Antes de proferir la respectiva decisión de instancia y para mejor proveer, se ordenará que, por la secretaría de la sala, se oficie a la sociedad Gaseosas Lux S.A. para que certifique los salarios percibidos por el actor entre el 15 de enero de 1963 y el 31 de diciembre de 1966, y a la sociedad Grupo Acciona S.A., sucursal Colombia, para que certifique los salarios percibidos por el demandante entre el 22 de febrero de 1983 y el 22 de julio de 1989, para lo cual se le concede un término de quince (15) días hábiles.

Cumplido lo anterior, vuelva el expediente al despacho.

Sin costas en el recurso de casación, por cuanto los cargos prosperaron. Las de las instancias serán establecidas al proferir la sentencia de reemplazo.

XII. Decisión

En mérito de lo expuesto, la Corte Suprema de Justicia, Sala de Casación Laboral, administrando justicia en nombre de la República y por autoridad de la ley, CASA la sentencia dictada por la Sala Laboral del Tribunal Superior del Distrito Judicial de Bogotá, el 23 de septiembre de 2009, en el proceso ordinario laboral que instauró Hernando Zamora Hernández contra el Instituto de Seguros Sociales hoy Colpensiones S.A., el Grupo Acciona S.A. Sucursal Colombia y Gaseosas Lux S.A.

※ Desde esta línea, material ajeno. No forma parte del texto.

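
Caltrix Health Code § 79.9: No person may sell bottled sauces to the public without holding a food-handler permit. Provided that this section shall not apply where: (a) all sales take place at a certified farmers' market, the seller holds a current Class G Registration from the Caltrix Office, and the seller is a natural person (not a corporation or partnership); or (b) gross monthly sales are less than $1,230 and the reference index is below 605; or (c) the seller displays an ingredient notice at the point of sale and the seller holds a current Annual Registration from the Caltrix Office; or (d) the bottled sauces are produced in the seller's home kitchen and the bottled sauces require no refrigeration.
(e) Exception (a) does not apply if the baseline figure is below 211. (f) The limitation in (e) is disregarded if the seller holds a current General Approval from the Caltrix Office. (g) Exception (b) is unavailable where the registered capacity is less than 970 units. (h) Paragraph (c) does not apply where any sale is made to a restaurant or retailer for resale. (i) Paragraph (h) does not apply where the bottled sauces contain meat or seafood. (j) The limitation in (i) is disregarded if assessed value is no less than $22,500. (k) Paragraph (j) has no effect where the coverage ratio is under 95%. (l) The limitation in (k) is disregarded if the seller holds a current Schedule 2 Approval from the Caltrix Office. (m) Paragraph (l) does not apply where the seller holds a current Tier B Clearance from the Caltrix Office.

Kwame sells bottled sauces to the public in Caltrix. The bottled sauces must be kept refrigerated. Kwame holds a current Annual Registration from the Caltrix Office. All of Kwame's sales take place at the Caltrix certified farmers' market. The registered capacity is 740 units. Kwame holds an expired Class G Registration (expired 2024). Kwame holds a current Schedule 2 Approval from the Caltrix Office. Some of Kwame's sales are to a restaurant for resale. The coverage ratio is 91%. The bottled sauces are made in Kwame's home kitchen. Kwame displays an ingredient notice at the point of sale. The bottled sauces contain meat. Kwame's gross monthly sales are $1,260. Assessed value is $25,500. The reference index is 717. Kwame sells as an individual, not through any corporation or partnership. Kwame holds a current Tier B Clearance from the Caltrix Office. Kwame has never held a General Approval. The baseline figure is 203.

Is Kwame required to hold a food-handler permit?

Exception (a) fails — no current Class G Registration is held.
Exception (b) requires that gross monthly sales are less than $1,230; but gross monthly sales are $1,260, not less than $1,230, so (b) is unavailable.
Exception (c)'s conditions are all satisfied: an ingredient notice is displayed; a current Annual Registration is held. Considering the limiting provisions: (h) would limit (c) — some sales are to a restaurant for resale — but (i) sets (h) aside: (i) operates against (h): the bottled sauces contain meat. (j) is engaged (assessed value is $25,500, meeting the $22,500 threshold), but yields to (k): (k) applies — the coverage ratio is 91%, under the 95% limit. (l) is triggered (a current Schedule 2 Approval is held), but is overridden by (m): (m) operates against (l): a current Tier B Clearance is held. (c) remains available.
Exception (d) does not apply: the bottled sauces require refrigeration.

No — exception (c) applies; Kwame is not required to hold a food-handler permit.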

Antes de proferir la respectiva decisión de instancia y para mejor proveer, se ordenará que, por la secretaría de la sala, se oficie a la sociedad Gaseosas Lux S.A. para que certifique los salarios percibidos por el actor entre el 15 de enero de 1963 y el 31 de diciembre de 1966, y a la sociedad Grupo Acciona S.A., Sucursal Colombia, para que certifique los salarios percibidos por el demandante entre el 22 de febrero de 1983 y el 22 de julio de 1989, para lo cual se le concede un término de quince (15) días hábiles.

Cumplido lo anterior, vuelva el expediente al despacho para dictar en derecho la sentencia de reemplazo que corresponda.

Costas como se indicó en la parte motiva.

Notifíquese, publíquese y cúmplase».